= William F. Holcomb =

American prospector

William Francis "Grizzly Bill" Holcomb (27 January 1831 – 1909), was an American prospector and the first to discover gold in the region which became known as Holcomb Valley, near present-day Big Bear Lake, California. Holcomb Valley had the most gold of any Southern California field. The boomtown of Belleville grew up there and for a time was the third or fourth largest in Southern California. Holcomb was the first justice of the peace in Belleville and later was elected to county offices.

==Biography==

===Early life===
William Frances Holcomb was born in Tippecanoe County, Indiana on January 27, 1831. At about age 18, he migrated with many other young men in the California Gold Rush for a chance of riches.

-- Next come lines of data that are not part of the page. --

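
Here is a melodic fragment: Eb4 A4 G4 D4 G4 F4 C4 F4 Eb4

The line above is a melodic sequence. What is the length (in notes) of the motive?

3

Try groups of 3 (3 cells in 9 notes):
Eb4 A4 G4 | D4 G4 F4 | C4 F4 Eb4
That's a consistent down a 2nd shift per cell, and no other grouping gives one.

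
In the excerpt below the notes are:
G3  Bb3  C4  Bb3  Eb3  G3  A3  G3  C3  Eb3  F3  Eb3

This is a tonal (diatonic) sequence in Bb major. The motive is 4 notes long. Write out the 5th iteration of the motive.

F2 A2 Bb2 A2

Taking 4-note groups, the heads are G3, Eb3, C3: the pattern moves down a 3rd.
Continuing the starts: A2 → F2.
Statement 5 starts on F2 and keeps the same diatonic contour: F2 A2 Bb2 A2.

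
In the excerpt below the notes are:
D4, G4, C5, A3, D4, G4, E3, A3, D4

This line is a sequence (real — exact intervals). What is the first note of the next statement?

With a 3-note motive the entries are D4, A3, E3, each down a 4th from the previous.
One more step down a 4th gives B2.

B2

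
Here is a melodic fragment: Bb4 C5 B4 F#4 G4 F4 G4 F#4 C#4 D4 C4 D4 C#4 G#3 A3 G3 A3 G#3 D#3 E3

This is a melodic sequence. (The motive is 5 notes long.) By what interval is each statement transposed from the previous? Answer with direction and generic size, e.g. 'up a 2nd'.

With a 5-note motive the entries are Bb4, F4, C4, G3, each down a 4th from the previous.
From Bb4 to F4: down a 4th.

down a 4th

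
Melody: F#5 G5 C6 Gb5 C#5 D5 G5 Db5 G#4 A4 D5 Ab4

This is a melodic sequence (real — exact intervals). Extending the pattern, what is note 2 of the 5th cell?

B3

The unit is 4 notes. Position-2 pitches of the 3 shown cells: G5, D5, A4.
Carrying that down a 4th forward: E4 → B3.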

His party had many difficulties. At the Green River crossing on the Sublette Cutoff in present-day Wyoming, he lost his wagon and entire outfit; his oxen drowned. He had to reach Placerville, California on foot. He failed in his attempts at mining in the Sierra Nevada gold fields and later in the Kern River fields. He went to Oregon for a while, then went down to Southern California.

===Bears and gold===
In 1859 while in Los Angeles, Holcomb and a companion Jack Martin heard of the Bear Valley diggings near San Bernardino. They set out to make another try at mining. They had to force their horses through deep snow to reach the Bear Valley diggings. Already Bear Valley had been dubbed "Starvation Flatts" by its discouraged group of miners, who were finding little. Soon after Holcomb's arrival, one of the miners panned some gold from under the pine trees a few hundred feet up the hillside and saved the Bear Valley diggings from abandonment.

Like the others, Holcomb suffered from the lack of supplies and minimal gold finds in the rural mountain community. Called "the best sharpshooter west of the Mississippi", Holcomb was asked by the miners to shoot some of the grizzly bears living in the area for their meat. Holcomb was able to bring back dead bears to feed the starving miners. He was nicknamed "Grizzly Bill" because he was known to have killed many bears. He was said to have finished off all the bears in the Bear Valley.

While tracking the bears, Holcomb kept his eye out for gold, and he took chunks of likely rock. About five miles from Bear Valley, he discovered gold. On May 5, 1860, Holcomb and Ben Ware arrived at the office of the County Recorder to record five gold claims located in the Holcomb Valley five miles north of Bear Valley.

That spring, the Bear Valley miners chipped in and sent Martin to San Bernardino for flour. The people there knew Bear Valley was producing little gold, so when Martin paid with gold dust for his flour, the men in San Bernardino followed him back and found out about Holcomb Valley. They rushed to mine its rich sand and shale placers. That was the start of the Holcomb Valley gold rush. By July miners poured into the Holcomb Valley, as the news of gold spread far and wide. The gold rush was on, and miners founded the short-lived boom town of Belleville there. For ten years it was the third or fourth largest town in Southern California. Holcomb Valley turned out to be the source of more gold than any other part of Southern California.

===Marriage and family===
With some financial future seeming in his grasp, in 1860 Holcomb married Nancy Stewart and built a house in San Bernardino. Nancy's parents were Mormon pioneers. They had five sons and two daughters. His sons were William Jr, John, Michael, Steven, and Matthew. His daughters were Kathryn Holcomb and Annie "Angel", who died of Scarlet fever in her infancy.

Holcomb's grandson, Grant Holcomb, served as the mayor of San Bernardino from 1925 through 1927. His great-grandson, Bob Holcomb, was the longest-serving mayor of San Bernardino in history, holding the office from 1971 through 1985 and again from 1989 through 1993.

===Political career and later life===
Holcomb was elected the first justice of the peace at Belleville, but he soon resigned to devote more time to his mines. He returned to San Bernardino during the fall of 1861, where his house was destroyed by the flood of 1862. Holcomb returned to mining in the mountains that summer to make up for his losses. In 1863 he moved for more than a year to the vicinity of Prescott, Arizona, where he mined and hunted.

Upon returning to San Bernardino, Holcomb worked in mountain lumber camps for four years until his election as the county assessor in 1871. He was the first member of the Republican Party to be elected to public office in San Bernardino County. Holcomb held the office of county assessor for three terms. In 1882 he returned to politics, and he was elected the county clerk.

Following his services as county assessor and county clerk, Holcomb became a merchant in San Bernardino.